Travelling north from junction 3 of the M180 to a point west of Scunthorpe, the M181 has few features to interest the traveller. It has a free-flowing interchange with its parent motorway; a gentle bend at one point; and views on both sides of flat Lincolnshire fields all the way to the flat horizon. It is now, however, in danger of being extinguished altogether.
If you're building a motorway - and we've all done it - there will be occasions on which it is necessary to provide a short spur road to connect your new highway with some part of the existing road network that is slightly out of reach. Because the little spur inevitably leads to a motorway, it should be a motorway too; otherwise cyclists and horse riders might get to the end and find themselves stuck.
There is, however, no need to number the little spur.
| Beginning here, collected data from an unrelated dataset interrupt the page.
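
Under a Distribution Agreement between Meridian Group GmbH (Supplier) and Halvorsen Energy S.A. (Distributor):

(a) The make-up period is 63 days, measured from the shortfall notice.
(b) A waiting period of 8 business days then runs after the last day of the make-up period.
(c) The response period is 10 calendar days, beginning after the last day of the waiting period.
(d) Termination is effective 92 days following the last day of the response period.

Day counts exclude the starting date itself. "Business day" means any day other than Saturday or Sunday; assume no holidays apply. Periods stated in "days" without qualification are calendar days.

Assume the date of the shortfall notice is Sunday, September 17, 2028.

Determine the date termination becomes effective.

Adding 63 calendar days to September 17, 2028 gives November 19, 2028, which is the last day of the make-up period.
From Sunday, November 19, 2028, 8 business days (Nov 20, Nov 21, Nov 22, Nov 23, Nov 24, Nov 27, Nov 28, Nov 29, skipping weekends) brings us to Wednesday, November 29, 2028, which is the last day of the waiting period.
The last day of the response period: 10 calendar days after November 29, 2028 is December 9, 2028.
The date termination becomes effective: 92 calendar days after December 9, 2028 is March 11, 2029.

March 11, 2029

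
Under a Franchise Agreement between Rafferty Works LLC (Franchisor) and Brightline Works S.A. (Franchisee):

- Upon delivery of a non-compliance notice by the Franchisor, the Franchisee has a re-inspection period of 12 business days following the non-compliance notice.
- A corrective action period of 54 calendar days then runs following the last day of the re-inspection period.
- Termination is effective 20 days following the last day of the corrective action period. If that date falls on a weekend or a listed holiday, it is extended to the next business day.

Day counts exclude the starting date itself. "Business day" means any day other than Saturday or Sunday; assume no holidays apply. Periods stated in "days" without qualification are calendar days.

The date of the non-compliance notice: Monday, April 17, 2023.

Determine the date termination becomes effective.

July 17, 2023

The last day of the re-inspection period: counting 12 business days from Monday, April 17, 2023 (Apr 18, Apr 19, Apr 20, Apr 21, …, May 1, May 2, May 3, skipping weekends) reaches Wednesday, May 3, 2023.
The last day of the corrective action period: May 3, 2023 + 54 days = June 26, 2023.
The date termination becomes effective: June 26, 2023 + 20 days = July 16, 2023. That falls on a Sunday, so it rolls to the next business day, Monday, July 17, 2023.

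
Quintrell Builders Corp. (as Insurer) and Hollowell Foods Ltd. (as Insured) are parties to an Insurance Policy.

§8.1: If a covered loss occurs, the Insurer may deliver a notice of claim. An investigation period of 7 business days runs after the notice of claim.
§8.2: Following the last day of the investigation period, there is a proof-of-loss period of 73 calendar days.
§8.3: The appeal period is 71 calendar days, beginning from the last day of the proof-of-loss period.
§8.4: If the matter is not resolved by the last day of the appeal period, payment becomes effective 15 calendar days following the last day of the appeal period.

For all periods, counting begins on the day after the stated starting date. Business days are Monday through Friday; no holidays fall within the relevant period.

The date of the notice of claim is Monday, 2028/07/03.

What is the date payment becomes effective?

2028/12/18

From Monday, 2028/07/03, 7 business days (Jul 4, Jul 5, Jul 6, Jul 7, Jul 10, Jul 11, Jul 12, skipping weekends) brings us to Wednesday, 2028/07/12, which is the last day of the investigation period.
Adding 73 calendar days to 2028/07/12 gives 2028/09/23, which is the last day of the proof-of-loss period.
The last day of the appeal period: 71 calendar days after 2028/09/23 is 2028/12/03.
The date payment becomes effective: 15 calendar days after 2028/12/03 is 2028/12/18.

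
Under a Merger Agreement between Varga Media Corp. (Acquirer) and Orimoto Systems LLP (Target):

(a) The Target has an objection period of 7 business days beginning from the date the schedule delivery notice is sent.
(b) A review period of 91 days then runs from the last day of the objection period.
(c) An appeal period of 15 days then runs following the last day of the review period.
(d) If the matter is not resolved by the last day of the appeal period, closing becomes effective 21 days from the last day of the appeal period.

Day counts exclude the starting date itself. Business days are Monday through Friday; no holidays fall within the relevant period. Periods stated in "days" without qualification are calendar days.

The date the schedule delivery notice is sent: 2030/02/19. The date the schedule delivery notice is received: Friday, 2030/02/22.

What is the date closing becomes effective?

The last day of the objection period: 7 business days after Tuesday, 2030/02/19, skipping weekends — Feb 20, Feb 21, Feb 22, Feb 25, Feb 26, Feb 27, Feb 28 — lands on Thursday, 2030/02/28.
Adding 91 calendar days to 2030/02/28 gives 2030/05/30, which is the last day of the review period.
The last day of the appeal period: 2030/05/30 + 15 days = 2030/06/14.
The date closing becomes effective: 21 calendar days after 2030/06/14 is 2030/07/05.

2030/07/05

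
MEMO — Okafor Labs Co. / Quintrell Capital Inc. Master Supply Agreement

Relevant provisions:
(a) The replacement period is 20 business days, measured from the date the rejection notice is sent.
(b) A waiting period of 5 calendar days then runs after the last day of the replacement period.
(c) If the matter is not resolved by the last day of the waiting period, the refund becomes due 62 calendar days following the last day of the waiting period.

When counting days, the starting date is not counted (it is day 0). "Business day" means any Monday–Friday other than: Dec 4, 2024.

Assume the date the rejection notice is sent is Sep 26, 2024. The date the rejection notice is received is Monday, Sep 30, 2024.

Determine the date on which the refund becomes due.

From Thursday, Sep 26, 2024, 20 business days (Sep 27, Sep 30, Oct 1, Oct 2, …, Oct 22, Oct 23, Oct 24, skipping weekends) brings us to Thursday, Oct 24, 2024, which is the last day of the replacement period.
The last day of the waiting period: 5 calendar days after Oct 24, 2024 is Oct 29, 2024.
The date on which the refund becomes due: 62 calendar days after Oct 29, 2024 is Dec 30, 2024.

Dec 30, 2024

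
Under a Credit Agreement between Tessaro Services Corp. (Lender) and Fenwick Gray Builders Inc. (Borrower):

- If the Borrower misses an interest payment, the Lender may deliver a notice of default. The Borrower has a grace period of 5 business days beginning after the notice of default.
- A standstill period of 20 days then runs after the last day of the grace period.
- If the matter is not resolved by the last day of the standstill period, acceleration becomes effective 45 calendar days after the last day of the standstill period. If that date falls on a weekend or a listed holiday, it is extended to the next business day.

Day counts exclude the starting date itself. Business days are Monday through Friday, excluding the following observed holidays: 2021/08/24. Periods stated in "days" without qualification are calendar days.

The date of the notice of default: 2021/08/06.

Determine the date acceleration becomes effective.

2021/10/18

The last day of the grace period: counting 5 business days from Friday, 2021/08/06 (Aug 9, Aug 10, Aug 11, Aug 12, Aug 13, skipping weekends) reaches Friday, 2021/08/13.
The last day of the standstill period: 2021/08/13 + 20 days = 2021/09/02.
Adding 45 calendar days to 2021/09/02 gives 2021/10/17, which is the date acceleration becomes effective. That falls on a Sunday, so it rolls to the next business day, Monday, 2021/10/18.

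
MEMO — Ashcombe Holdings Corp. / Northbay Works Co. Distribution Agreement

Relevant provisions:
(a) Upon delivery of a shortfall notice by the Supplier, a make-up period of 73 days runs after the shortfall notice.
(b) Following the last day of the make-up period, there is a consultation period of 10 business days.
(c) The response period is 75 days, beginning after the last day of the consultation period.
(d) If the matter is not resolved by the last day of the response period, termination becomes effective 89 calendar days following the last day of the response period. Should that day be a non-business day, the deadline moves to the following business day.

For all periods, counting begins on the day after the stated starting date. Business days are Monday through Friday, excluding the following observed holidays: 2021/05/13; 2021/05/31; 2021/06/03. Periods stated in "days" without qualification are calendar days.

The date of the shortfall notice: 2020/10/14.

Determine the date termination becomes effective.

The last day of the make-up period: 2020/10/14 + 73 days = 2020/12/26.
The last day of the consultation period: counting 10 business days from Saturday, 2020/12/26 (Dec 28, Dec 29, Dec 30, Dec 31, Jan 1, Jan 4, Jan 5, Jan 6, Jan 7, Jan 8, skipping weekends) reaches Friday, 2021/01/08.
The last day of the response period: 75 calendar days after 2021/01/08 is 2021/03/24.
Adding 89 calendar days to 2021/03/24 gives 2021/06/21, which is the date termination becomes effective. 2021/06/21 is a Monday and is not a listed holiday, so no roll-forward applies.

2021/06/21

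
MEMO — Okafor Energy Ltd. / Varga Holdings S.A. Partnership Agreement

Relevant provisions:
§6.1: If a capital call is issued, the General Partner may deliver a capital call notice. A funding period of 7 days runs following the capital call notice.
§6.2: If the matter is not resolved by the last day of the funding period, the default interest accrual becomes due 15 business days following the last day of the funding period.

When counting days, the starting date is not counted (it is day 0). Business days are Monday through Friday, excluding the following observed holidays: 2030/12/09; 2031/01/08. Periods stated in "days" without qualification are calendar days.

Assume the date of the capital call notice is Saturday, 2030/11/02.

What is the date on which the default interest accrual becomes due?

2030/11/29

The last day of the funding period: 2030/11/02 + 7 days = 2030/11/09.
From Saturday, 2030/11/09, 15 business days (Nov 11, Nov 12, Nov 13, Nov 14, …, Nov 27, Nov 28, Nov 29, skipping weekends) brings us to Friday, 2030/11/29, which is the date on which the default interest accrual becomes due.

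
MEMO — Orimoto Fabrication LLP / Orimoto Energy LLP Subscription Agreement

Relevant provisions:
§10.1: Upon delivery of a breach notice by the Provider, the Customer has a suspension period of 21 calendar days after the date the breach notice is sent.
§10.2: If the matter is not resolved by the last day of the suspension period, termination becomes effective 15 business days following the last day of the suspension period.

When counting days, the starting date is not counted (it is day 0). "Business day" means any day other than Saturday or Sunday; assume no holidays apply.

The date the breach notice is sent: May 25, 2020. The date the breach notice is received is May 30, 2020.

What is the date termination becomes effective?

The last day of the suspension period: 21 calendar days after May 25, 2020 is June 15, 2020.
From Monday, June 15, 2020, 15 business days (Jun 16, Jun 17, Jun 18, Jun 19, …, Jul 2, Jul 3, Jul 6, skipping weekends) brings us to Monday, July 6, 2020, which is the date termination becomes effective.

July 6, 2020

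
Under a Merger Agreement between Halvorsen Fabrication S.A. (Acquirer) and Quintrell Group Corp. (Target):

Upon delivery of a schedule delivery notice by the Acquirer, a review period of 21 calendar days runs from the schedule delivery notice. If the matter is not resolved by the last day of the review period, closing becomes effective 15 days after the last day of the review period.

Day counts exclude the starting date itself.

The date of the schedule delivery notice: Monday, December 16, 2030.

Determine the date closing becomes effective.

January 21, 2031

The last day of the review period: 21 calendar days after December 16, 2030 is January 6, 2031.
The date closing becomes effective: January 6, 2031 + 15 days = January 21, 2031.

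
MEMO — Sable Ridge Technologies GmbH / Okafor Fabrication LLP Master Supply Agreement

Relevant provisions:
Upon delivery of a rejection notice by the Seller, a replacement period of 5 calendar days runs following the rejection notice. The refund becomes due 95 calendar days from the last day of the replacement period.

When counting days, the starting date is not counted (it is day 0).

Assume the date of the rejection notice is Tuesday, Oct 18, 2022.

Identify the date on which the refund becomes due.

The last day of the replacement period: 5 calendar days after Oct 18, 2022 is Oct 23, 2022.
Adding 95 calendar days to Oct 23, 2022 gives Jan 26, 2023, which is the date on which the refund becomes due.

Jan 26, 2023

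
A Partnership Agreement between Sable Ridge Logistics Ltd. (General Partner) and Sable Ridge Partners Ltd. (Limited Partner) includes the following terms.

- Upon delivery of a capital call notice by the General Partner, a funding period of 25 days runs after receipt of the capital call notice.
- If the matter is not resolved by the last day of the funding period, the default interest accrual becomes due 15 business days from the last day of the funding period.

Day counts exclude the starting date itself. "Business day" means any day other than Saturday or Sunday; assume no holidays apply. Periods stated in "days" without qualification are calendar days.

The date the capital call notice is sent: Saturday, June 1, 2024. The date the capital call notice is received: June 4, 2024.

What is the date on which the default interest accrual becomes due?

July 19, 2024

Adding 25 calendar days to June 4, 2024 gives June 29, 2024, which is the last day of the funding period.
The date on which the default interest accrual becomes due: 15 business days after Saturday, June 29, 2024, skipping weekends — Jul 1, Jul 2, Jul 3, Jul 4, …, Jul 17, Jul 18, Jul 19 — lands on Friday, July 19, 2024.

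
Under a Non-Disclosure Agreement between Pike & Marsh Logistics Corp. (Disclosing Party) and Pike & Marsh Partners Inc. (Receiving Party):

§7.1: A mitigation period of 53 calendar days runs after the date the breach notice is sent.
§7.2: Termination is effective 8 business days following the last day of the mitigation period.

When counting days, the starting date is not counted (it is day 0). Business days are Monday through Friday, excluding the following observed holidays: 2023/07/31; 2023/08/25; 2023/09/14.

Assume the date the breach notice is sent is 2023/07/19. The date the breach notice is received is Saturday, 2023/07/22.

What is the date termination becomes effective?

The last day of the mitigation period: 53 calendar days after 2023/07/19 is 2023/09/10.
From Sunday, 2023/09/10, 8 business days (Sep 11, Sep 12, Sep 13, Sep 15, Sep 18, Sep 19, Sep 20, Sep 21, skipping weekends and the listed holiday on Sep 14) brings us to Thursday, 2023/09/21, which is the date termination becomes effective.

2023/09/21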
It's just part of its parent route, like the little M23 spur near Gatwick or the branch from the M6 to Wigan. It's like a set of extended sliproads.
Every rule has exceptions, of course, especially where motorways are concerned. The M181 is one of them. This little connection from the M180 to the A18 west of Scunthorpe has ideas above its station and, for some reason now concealed by the ragged and threadbare dungarees of history, was granted its own number when other spurs of greater length do perfectly well without.
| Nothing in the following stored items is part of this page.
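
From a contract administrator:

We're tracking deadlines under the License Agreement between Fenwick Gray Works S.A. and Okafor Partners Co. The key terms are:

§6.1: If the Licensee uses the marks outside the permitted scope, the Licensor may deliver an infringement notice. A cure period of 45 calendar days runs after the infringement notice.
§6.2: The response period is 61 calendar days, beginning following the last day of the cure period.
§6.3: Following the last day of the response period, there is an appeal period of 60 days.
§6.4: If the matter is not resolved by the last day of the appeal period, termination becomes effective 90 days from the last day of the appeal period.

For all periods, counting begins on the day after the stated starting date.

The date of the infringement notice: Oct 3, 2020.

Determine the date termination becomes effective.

Adding 45 calendar days to Oct 3, 2020 gives Nov 17, 2020, which is the last day of the cure period.
Adding 61 calendar days to Nov 17, 2020 gives Jan 17, 2021, which is the last day of the response period.
The last day of the appeal period: Jan 17, 2021 + 60 days = Mar 18, 2021.
The date termination becomes effective: 90 calendar days after Mar 18, 2021 is Jun 16, 2021.

Jun 16, 2021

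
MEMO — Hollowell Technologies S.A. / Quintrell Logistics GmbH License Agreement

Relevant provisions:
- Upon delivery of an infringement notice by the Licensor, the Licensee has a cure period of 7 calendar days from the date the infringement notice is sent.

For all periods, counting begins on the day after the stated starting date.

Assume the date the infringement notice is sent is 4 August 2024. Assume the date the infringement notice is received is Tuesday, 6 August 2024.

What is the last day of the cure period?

Adding 7 calendar days to 4 August 2024 gives 11 August 2024, which is the last day of the cure period.

11 August 2024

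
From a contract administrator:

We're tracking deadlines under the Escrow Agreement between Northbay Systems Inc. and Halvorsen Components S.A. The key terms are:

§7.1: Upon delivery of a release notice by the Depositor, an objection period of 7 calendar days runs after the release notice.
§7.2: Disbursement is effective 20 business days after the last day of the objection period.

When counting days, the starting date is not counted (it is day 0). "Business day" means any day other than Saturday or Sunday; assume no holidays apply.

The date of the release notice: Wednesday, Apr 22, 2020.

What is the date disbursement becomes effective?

The last day of the objection period: Apr 22, 2020 + 7 days = Apr 29, 2020.
From Wednesday, Apr 29, 2020, 20 business days (Apr 30, May 1, May 4, May 5, …, May 25, May 26, May 27, skipping weekends) brings us to Wednesday, May 27, 2020, which is the date disbursement becomes effective.

May 27, 2020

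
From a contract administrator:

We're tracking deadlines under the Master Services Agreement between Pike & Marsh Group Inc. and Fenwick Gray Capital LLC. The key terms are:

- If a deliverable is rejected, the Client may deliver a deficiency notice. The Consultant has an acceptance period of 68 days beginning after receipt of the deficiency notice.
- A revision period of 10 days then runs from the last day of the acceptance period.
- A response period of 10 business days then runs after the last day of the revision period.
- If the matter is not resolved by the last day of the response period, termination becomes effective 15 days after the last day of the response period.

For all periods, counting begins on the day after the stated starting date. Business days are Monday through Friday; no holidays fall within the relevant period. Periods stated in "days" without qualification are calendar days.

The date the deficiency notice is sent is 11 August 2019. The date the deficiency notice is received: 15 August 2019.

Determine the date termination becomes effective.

30 November 2019

The last day of the acceptance period: 68 calendar days after 15 August 2019 is 22 October 2019.
The last day of the revision period: 22 October 2019 + 10 days = 1 November 2019.
From Friday, 1 November 2019, 10 business days (Nov 4, Nov 5, Nov 6, Nov 7, Nov 8, Nov 11, Nov 12, Nov 13, Nov 14, Nov 15, skipping weekends) brings us to Friday, 15 November 2019, which is the last day of the response period.
The date termination becomes effective: 15 calendar days after 15 November 2019 is 30 November 2019.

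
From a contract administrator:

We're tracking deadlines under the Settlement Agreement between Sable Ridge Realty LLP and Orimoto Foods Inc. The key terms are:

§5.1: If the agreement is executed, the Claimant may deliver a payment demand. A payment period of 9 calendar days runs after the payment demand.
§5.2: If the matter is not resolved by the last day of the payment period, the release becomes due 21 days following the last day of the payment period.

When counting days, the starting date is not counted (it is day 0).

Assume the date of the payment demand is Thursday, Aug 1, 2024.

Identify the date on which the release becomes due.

Aug 31, 2024

The last day of the payment period: 9 calendar days after Aug 1, 2024 is Aug 10, 2024.
Adding 21 calendar days to Aug 10, 2024 gives Aug 31, 2024, which is the date on which the release becomes due.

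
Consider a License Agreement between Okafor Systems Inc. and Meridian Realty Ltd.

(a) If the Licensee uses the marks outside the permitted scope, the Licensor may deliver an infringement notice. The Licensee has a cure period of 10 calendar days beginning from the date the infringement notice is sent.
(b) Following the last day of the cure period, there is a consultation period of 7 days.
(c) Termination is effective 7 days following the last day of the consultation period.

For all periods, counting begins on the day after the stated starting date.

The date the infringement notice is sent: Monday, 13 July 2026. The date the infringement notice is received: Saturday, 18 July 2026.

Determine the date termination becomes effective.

The last day of the cure period: 10 calendar days after 13 July 2026 is 23 July 2026.
The last day of the consultation period: 7 calendar days after 23 July 2026 is 30 July 2026.
The date termination becomes effective: 7 calendar days after 30 July 2026 is 6 August 2026.

6 August 2026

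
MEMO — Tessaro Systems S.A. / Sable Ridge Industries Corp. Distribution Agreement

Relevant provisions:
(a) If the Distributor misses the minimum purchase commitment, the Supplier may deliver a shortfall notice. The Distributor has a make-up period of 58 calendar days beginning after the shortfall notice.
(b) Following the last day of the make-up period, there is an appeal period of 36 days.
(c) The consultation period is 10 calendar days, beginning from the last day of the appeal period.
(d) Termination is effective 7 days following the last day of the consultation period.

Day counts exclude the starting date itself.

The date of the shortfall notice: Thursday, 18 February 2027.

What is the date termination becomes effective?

Adding 58 calendar days to 18 February 2027 gives 17 April 2027, which is the last day of the make-up period.
Adding 36 calendar days to 17 April 2027 gives 23 May 2027, which is the last day of the appeal period.
The last day of the consultation period: 10 calendar days after 23 May 2027 is 2 June 2027.
The date termination becomes effective: 7 calendar days after 2 June 2027 is 9 June 2027.

9 June 2027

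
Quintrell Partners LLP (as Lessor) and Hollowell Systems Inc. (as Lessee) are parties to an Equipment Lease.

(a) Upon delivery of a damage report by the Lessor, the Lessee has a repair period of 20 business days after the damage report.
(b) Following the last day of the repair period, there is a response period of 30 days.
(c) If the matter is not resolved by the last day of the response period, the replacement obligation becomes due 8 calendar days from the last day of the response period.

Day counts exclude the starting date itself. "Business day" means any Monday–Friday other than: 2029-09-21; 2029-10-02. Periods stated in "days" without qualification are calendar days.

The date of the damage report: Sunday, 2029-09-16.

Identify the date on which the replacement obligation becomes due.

From Sunday, 2029-09-16, 20 business days (Sep 17, Sep 18, Sep 19, Sep 20, …, Oct 12, Oct 15, Oct 16, skipping weekends and the listed holidays on Sep 21, Oct 2) brings us to Tuesday, 2029-10-16, which is the last day of the repair period.
Adding 30 calendar days to 2029-10-16 gives 2029-11-15, which is the last day of the response period.
The date on which the replacement obligation becomes due: 2029-11-15 + 8 days = 2029-11-23.

2029-11-23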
The M181 stood as a nondescript little spur, whose only indiosyncracy was the fact it had been given its own route number, until 2020 when North Lincolnshire Council took over control of the road from Highways England and began changing it to open up the land to either side as part of their Lincolnshire Lakes development. A new roundabout was built at Brumby Common, cutting the motorway short by almost a mile. Plans are in hand to build another roundabout at the B1450 Burringham Road, which will curtail it further, leaving just a very short motorway connection to the M180. Current plans suggest it will lose its route number at this point.
At the time of writing, however, the M181 has been setting the world of road enthusiasts ablaze, since its orphaned northern section - cut off from the motorway by the new Brumby Common Roundabout - has weirdly kept its motorway status and is now called A1077(M). This new motorway might or might not be permanent, but for now, the M181 appears to have been sliced in half, with the result that one half is still M181 while the other half has taken on a whole new identity of its own.